Investigators took no note of the unmade upstairs bed, which the family says Billie hadn't used since building the addition that housed her bedroom. The crime scene videotape shows that the bedcovers were pulled to the end of the bed, and the pillows were in disarray.

The family did not return to empty the house until Billie Jean's bedroom had been recarpeted and repainted, weeks later. By then, someone had remade the upstairs bed. The family stripped it and sold the sheets.

Nearly a year after the murder, state Crime Laboratory technicians refigured the time of Phillips' death to be between 11 p.m. and midnight and offered differing explanations for the source of hair found on her hands.

Having first been told it was red-dyed facial or pubic hair, investigators picked up one Madison County man and forced him to give hair and blood samples for DNA testing. Then the lab rechecked the hair and learned that it had come from Billie Jean's own head.

The only certainty, based on the pattern of blood, was that the first blow struck Phillips while she was in bed or on the bed. She lifted her hands to protect her head and lost the piece of her middle finger as the beating continued.

She took the brunt of the beating on her right side, leading investigators to believe the assailant was left-handed.

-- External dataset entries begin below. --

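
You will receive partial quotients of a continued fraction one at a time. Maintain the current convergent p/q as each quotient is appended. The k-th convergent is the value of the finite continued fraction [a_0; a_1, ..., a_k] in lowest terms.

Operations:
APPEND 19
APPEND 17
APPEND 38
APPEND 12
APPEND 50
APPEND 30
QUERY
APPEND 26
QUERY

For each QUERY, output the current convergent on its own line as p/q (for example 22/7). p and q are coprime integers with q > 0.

222962226/11698691
5804445007/304555663

APPEND 19: p_0 = 19·1 + 0 = 19, q_0 = 19·0 + 1 = 1 → 19/1
APPEND 17: p_1 = 17·19 + 1 = 324, q_1 = 17·1 + 0 = 17 → 324/17
APPEND 38: p_2 = 38·324 + 19 = 12331, q_2 = 38·17 + 1 = 647 → 12331/647
APPEND 12: p_3 = 12·12331 + 324 = 148296, q_3 = 12·647 + 17 = 7781 → 148296/7781
APPEND 50: p_4 = 50·148296 + 12331 = 7427131, q_4 = 50·7781 + 647 = 389697 → 7427131/389697
APPEND 30: p_5 = 30·7427131 + 148296 = 222962226, q_5 = 30·389697 + 7781 = 11698691 → 222962226/11698691
APPEND 26: p_6 = 26·222962226 + 7427131 = 5804445007, q_6 = 26·11698691 + 389697 = 304555663 → 5804445007/304555663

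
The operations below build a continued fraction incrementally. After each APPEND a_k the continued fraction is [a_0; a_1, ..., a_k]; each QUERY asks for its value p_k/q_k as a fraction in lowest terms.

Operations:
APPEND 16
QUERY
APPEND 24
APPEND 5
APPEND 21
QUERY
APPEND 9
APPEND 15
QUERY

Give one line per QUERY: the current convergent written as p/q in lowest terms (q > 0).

APPEND 16: p_0 = 16·1 + 0 = 16, q_0 = 16·0 + 1 = 1 → 16/1
APPEND 24: p_1 = 24·16 + 1 = 385, q_1 = 24·1 + 0 = 24 → 385/24
APPEND 5: p_2 = 5·385 + 16 = 1941, q_2 = 5·24 + 1 = 121 → 1941/121
APPEND 21: p_3 = 21·1941 + 385 = 41146, q_3 = 21·121 + 24 = 2565 → 41146/2565
APPEND 9: p_4 = 9·41146 + 1941 = 372255, q_4 = 9·2565 + 121 = 23206 → 372255/23206
APPEND 15: p_5 = 15·372255 + 41146 = 5624971, q_5 = 15·23206 + 2565 = 350655 → 5624971/350655

16/1
41146/2565
5624971/350655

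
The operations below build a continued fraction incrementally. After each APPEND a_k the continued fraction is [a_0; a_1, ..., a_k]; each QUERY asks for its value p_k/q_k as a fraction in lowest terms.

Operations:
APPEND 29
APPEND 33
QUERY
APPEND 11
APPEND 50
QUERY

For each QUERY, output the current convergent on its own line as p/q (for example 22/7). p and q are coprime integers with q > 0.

958/33
529308/18233

APPEND 29: p_0 = 29·1 + 0 = 29, q_0 = 29·0 + 1 = 1 → 29/1
APPEND 33: p_1 = 33·29 + 1 = 958, q_1 = 33·1 + 0 = 33 → 958/33
APPEND 11: p_2 = 11·958 + 29 = 10567, q_2 = 11·33 + 1 = 364 → 10567/364
APPEND 50: p_3 = 50·10567 + 958 = 529308, q_3 = 50·364 + 33 = 18233 → 529308/18233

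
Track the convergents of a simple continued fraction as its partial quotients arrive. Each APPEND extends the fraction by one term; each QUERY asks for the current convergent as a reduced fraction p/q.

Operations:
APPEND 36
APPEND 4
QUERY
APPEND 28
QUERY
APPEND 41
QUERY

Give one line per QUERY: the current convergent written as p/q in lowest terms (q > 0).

145/4
4096/113
168081/4637

APPEND 36: p_0 = 36·1 + 0 = 36, q_0 = 36·0 + 1 = 1 → 36/1
APPEND 4: p_1 = 4·36 + 1 = 145, q_1 = 4·1 + 0 = 4 → 145/4
APPEND 28: p_2 = 28·145 + 36 = 4096, q_2 = 28·4 + 1 = 113 → 4096/113
APPEND 41: p_3 = 41·4096 + 145 = 168081, q_3 = 41·113 + 4 = 4637 → 168081/4637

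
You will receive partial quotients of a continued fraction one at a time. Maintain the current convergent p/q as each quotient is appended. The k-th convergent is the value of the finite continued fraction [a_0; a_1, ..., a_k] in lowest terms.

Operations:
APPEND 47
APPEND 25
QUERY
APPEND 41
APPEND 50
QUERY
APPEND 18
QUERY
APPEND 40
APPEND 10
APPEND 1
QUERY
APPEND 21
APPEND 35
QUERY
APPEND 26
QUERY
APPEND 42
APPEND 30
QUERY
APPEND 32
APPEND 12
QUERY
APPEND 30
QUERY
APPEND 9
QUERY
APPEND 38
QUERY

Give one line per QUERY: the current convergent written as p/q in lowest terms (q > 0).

1176/25
2414326/51325
43506131/924876
19212761357/408434891
14752045921437/313606678186
383974132047650/8162722154073
484633941889729760/10302600836631633
186777767614649030444/3970619097348969729
5618857456245534188377/119448599295178453378
50756494873824456725837/1079008012753955050131
1934365662661574889770183/41121753083945470358356

APPEND 47: p_0 = 47·1 + 0 = 47, q_0 = 47·0 + 1 = 1 → 47/1
APPEND 25: p_1 = 25·47 + 1 = 1176, q_1 = 25·1 + 0 = 25 → 1176/25
APPEND 41: p_2 = 41·1176 + 47 = 48263, q_2 = 41·25 + 1 = 1026 → 48263/1026
APPEND 50: p_3 = 50·48263 + 1176 = 2414326, q_3 = 50·1026 + 25 = 51325 → 2414326/51325
APPEND 18: p_4 = 18·2414326 + 48263 = 43506131, q_4 = 18·51325 + 1026 = 924876 → 43506131/924876
APPEND 40: p_5 = 40·43506131 + 2414326 = 1742659566, q_5 = 40·924876 + 51325 = 37046365 → 1742659566/37046365
APPEND 10: p_6 = 10·1742659566 + 43506131 = 17470101791, q_6 = 10·37046365 + 924876 = 371388526 → 17470101791/371388526
APPEND 1: p_7 = 1·17470101791 + 1742659566 = 19212761357, q_7 = 1·371388526 + 37046365 = 408434891 → 19212761357/408434891
APPEND 21: p_8 = 21·19212761357 + 17470101791 = 420938090288, q_8 = 21·408434891 + 371388526 = 8948521237 → 420938090288/8948521237
APPEND 35: p_9 = 35·420938090288 + 19212761357 = 14752045921437, q_9 = 35·8948521237 + 408434891 = 313606678186 → 14752045921437/313606678186
APPEND 26: p_10 = 26·14752045921437 + 420938090288 = 383974132047650, q_10 = 26·313606678186 + 8948521237 = 8162722154073 → 383974132047650/8162722154073
APPEND 42: p_11 = 42·383974132047650 + 14752045921437 = 16141665591922737, q_11 = 42·8162722154073 + 313606678186 = 343147937149252 → 16141665591922737/343147937149252
APPEND 30: p_12 = 30·16141665591922737 + 383974132047650 = 484633941889729760, q_12 = 30·343147937149252 + 8162722154073 = 10302600836631633 → 484633941889729760/10302600836631633
APPEND 32: p_13 = 32·484633941889729760 + 16141665591922737 = 15524427806063275057, q_13 = 32·10302600836631633 + 343147937149252 = 330026374709361508 → 15524427806063275057/330026374709361508
APPEND 12: p_14 = 12·15524427806063275057 + 484633941889729760 = 186777767614649030444, q_14 = 12·330026374709361508 + 10302600836631633 = 3970619097348969729 → 186777767614649030444/3970619097348969729
APPEND 30: p_15 = 30·186777767614649030444 + 15524427806063275057 = 5618857456245534188377, q_15 = 30·3970619097348969729 + 330026374709361508 = 119448599295178453378 → 5618857456245534188377/119448599295178453378
APPEND 9: p_16 = 9·5618857456245534188377 + 186777767614649030444 = 50756494873824456725837, q_16 = 9·119448599295178453378 + 3970619097348969729 = 1079008012753955050131 → 50756494873824456725837/1079008012753955050131
APPEND 38: p_17 = 38·50756494873824456725837 + 5618857456245534188377 = 1934365662661574889770183, q_17 = 38·1079008012753955050131 + 119448599295178453378 = 41121753083945470358356 → 1934365662661574889770183/41121753083945470358356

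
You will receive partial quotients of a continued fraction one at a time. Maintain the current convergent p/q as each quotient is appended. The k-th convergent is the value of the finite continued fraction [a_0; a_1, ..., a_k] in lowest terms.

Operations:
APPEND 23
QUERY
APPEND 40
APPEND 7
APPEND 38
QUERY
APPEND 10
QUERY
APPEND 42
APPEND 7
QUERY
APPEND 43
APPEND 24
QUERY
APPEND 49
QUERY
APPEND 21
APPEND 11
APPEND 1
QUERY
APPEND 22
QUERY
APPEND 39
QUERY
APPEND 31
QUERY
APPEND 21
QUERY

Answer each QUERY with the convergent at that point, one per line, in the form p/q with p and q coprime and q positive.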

Her T-shirt, torn in back and pulled up above her breasts, indicates she was jerked across the room, overturning the lamp.

When the beating failed to silence her, investigators believe, the killer choked her to stop the noises she was making.

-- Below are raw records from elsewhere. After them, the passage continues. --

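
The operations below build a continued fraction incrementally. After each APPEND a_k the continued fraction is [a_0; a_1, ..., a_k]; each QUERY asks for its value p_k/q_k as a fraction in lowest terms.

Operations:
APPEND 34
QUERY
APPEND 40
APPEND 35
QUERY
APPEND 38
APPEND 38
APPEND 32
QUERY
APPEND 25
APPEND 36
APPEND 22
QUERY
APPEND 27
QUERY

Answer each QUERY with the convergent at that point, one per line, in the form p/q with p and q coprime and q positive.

APPEND 34: p_0 = 34·1 + 0 = 34, q_0 = 34·0 + 1 = 1 → 34/1
APPEND 40: p_1 = 40·34 + 1 = 1361, q_1 = 40·1 + 0 = 40 → 1361/40
APPEND 35: p_2 = 35·1361 + 34 = 47669, q_2 = 35·40 + 1 = 1401 → 47669/1401
APPEND 38: p_3 = 38·47669 + 1361 = 1812783, q_3 = 38·1401 + 40 = 53278 → 1812783/53278
APPEND 38: p_4 = 38·1812783 + 47669 = 68933423, q_4 = 38·53278 + 1401 = 2025965 → 68933423/2025965
APPEND 32: p_5 = 32·68933423 + 1812783 = 2207682319, q_5 = 32·2025965 + 53278 = 64884158 → 2207682319/64884158
APPEND 25: p_6 = 25·2207682319 + 68933423 = 55260991398, q_6 = 25·64884158 + 2025965 = 1624129915 → 55260991398/1624129915
APPEND 36: p_7 = 36·55260991398 + 2207682319 = 1991603372647, q_7 = 36·1624129915 + 64884158 = 58533561098 → 1991603372647/58533561098
APPEND 22: p_8 = 22·1991603372647 + 55260991398 = 43870535189632, q_8 = 22·58533561098 + 1624129915 = 1289362474071 → 43870535189632/1289362474071
APPEND 27: p_9 = 27·43870535189632 + 1991603372647 = 1186496053492711, q_9 = 27·1289362474071 + 58533561098 = 34871320361015 → 1186496053492711/34871320361015

34/1
47669/1401
2207682319/64884158
43870535189632/1289362474071
1186496053492711/34871320361015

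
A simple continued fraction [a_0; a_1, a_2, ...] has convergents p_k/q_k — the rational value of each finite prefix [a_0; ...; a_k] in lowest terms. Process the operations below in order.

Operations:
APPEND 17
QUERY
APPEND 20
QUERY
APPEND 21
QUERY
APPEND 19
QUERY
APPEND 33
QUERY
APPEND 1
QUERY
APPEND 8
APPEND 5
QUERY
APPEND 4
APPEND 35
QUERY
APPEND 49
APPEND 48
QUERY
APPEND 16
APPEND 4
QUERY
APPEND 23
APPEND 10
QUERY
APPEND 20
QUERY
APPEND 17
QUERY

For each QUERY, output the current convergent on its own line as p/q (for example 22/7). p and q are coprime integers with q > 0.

APPEND 17: p_0 = 17·1 + 0 = 17, q_0 = 17·0 + 1 = 1 → 17/1
APPEND 20: p_1 = 20·17 + 1 = 341, q_1 = 20·1 + 0 = 20 → 341/20
APPEND 21: p_2 = 21·341 + 17 = 7178, q_2 = 21·20 + 1 = 421 → 7178/421
APPEND 19: p_3 = 19·7178 + 341 = 136723, q_3 = 19·421 + 20 = 8019 → 136723/8019
APPEND 33: p_4 = 33·136723 + 7178 = 4519037, q_4 = 33·8019 + 421 = 265048 → 4519037/265048
APPEND 1: p_5 = 1·4519037 + 136723 = 4655760, q_5 = 1·265048 + 8019 = 273067 → 4655760/273067
APPEND 8: p_6 = 8·4655760 + 4519037 = 41765117, q_6 = 8·273067 + 265048 = 2449584 → 41765117/2449584
APPEND 5: p_7 = 5·41765117 + 4655760 = 213481345, q_7 = 5·2449584 + 273067 = 12520987 → 213481345/12520987
APPEND 4: p_8 = 4·213481345 + 41765117 = 895690497, q_8 = 4·12520987 + 2449584 = 52533532 → 895690497/52533532
APPEND 35: p_9 = 35·895690497 + 213481345 = 31562648740, q_9 = 35·52533532 + 12520987 = 1851194607 → 31562648740/1851194607
APPEND 49: p_10 = 49·31562648740 + 895690497 = 1547465478757, q_10 = 49·1851194607 + 52533532 = 90761069275 → 1547465478757/90761069275
APPEND 48: p_11 = 48·1547465478757 + 31562648740 = 74309905629076, q_11 = 48·90761069275 + 1851194607 = 4358382519807 → 74309905629076/4358382519807
APPEND 16: p_12 = 16·74309905629076 + 1547465478757 = 1190505955543973, q_12 = 16·4358382519807 + 90761069275 = 69824881386187 → 1190505955543973/69824881386187
APPEND 4: p_13 = 4·1190505955543973 + 74309905629076 = 4836333727804968, q_13 = 4·69824881386187 + 4358382519807 = 283657908064555 → 4836333727804968/283657908064555
APPEND 23: p_14 = 23·4836333727804968 + 1190505955543973 = 112426181695058237, q_14 = 23·283657908064555 + 69824881386187 = 6593956766870952 → 112426181695058237/6593956766870952
APPEND 10: p_15 = 10·112426181695058237 + 4836333727804968 = 1129098150678387338, q_15 = 10·6593956766870952 + 283657908064555 = 66223225576774075 → 1129098150678387338/66223225576774075
APPEND 20: p_16 = 20·1129098150678387338 + 112426181695058237 = 22694389195262804997, q_16 = 20·66223225576774075 + 6593956766870952 = 1331058468302352452 → 22694389195262804997/1331058468302352452
APPEND 17: p_17 = 17·22694389195262804997 + 1129098150678387338 = 386933714470146072287, q_17 = 17·1331058468302352452 + 66223225576774075 = 22694217186716765759 → 386933714470146072287/22694217186716765759

17/1
341/20
7178/421
136723/8019
4519037/265048
4655760/273067
213481345/12520987
31562648740/1851194607
74309905629076/4358382519807
4836333727804968/283657908064555
1129098150678387338/66223225576774075
22694389195262804997/1331058468302352452
386933714470146072287/22694217186716765759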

Investigators believe the killer or killers faked signs of a break-in.

A screen on the window to MacKenzie's bedroom had been pried off and discarded in the yard. But the dust on the window sill was undisturbed, and a piece from a child's puzzle lay on the sill where it had been before the murder.

A half-moon-shaped slit had been cut in a screen covering the double French doors to the living room. But the doors, secured by deadbolts, appeared to be undisturbed.

Also undisturbed was the $301 in Billie Jean's wallet.

The lawyer and investigators hired by Cain believe that the person or persons who beat and strangled Billie Jean left sometime after midnight and returned in the early hours of the morning to stage the break-in and pull the clock from the wall.

A check of satellite photos taken early that morning showed no evidence of a vehicle in the area, Prosecuting Attorney Terry Jones said. But Thelma Smith, who runs chicken houses just up the trail behind Billie Jean's house, is convinced someone was there.

She lived close enough to the property to see the glow of Billie Jean's lights through the woods. It is just a short hop up the grassy, rutted path from Billie Jean's house past Smith's chicken houses to the homes of Robert McKnight and Phillips' parents.

Smith had gone to tend the chickens between 5 and 6 a.m. She heard a vehicle engine pulling hard up the hill. She was puzzled when she didn't see its headlights reflecting off the wall of the chicken house.

"It was cool, and the curtains were rolled up tight, so you could see out," she said. "But I never saw the headlights."

Smith thinks that whoever chugged through the woods that morning knew the trail well enough to drive it in the dark.

Information for this article was contributed by staff writer Jeffrey Wood.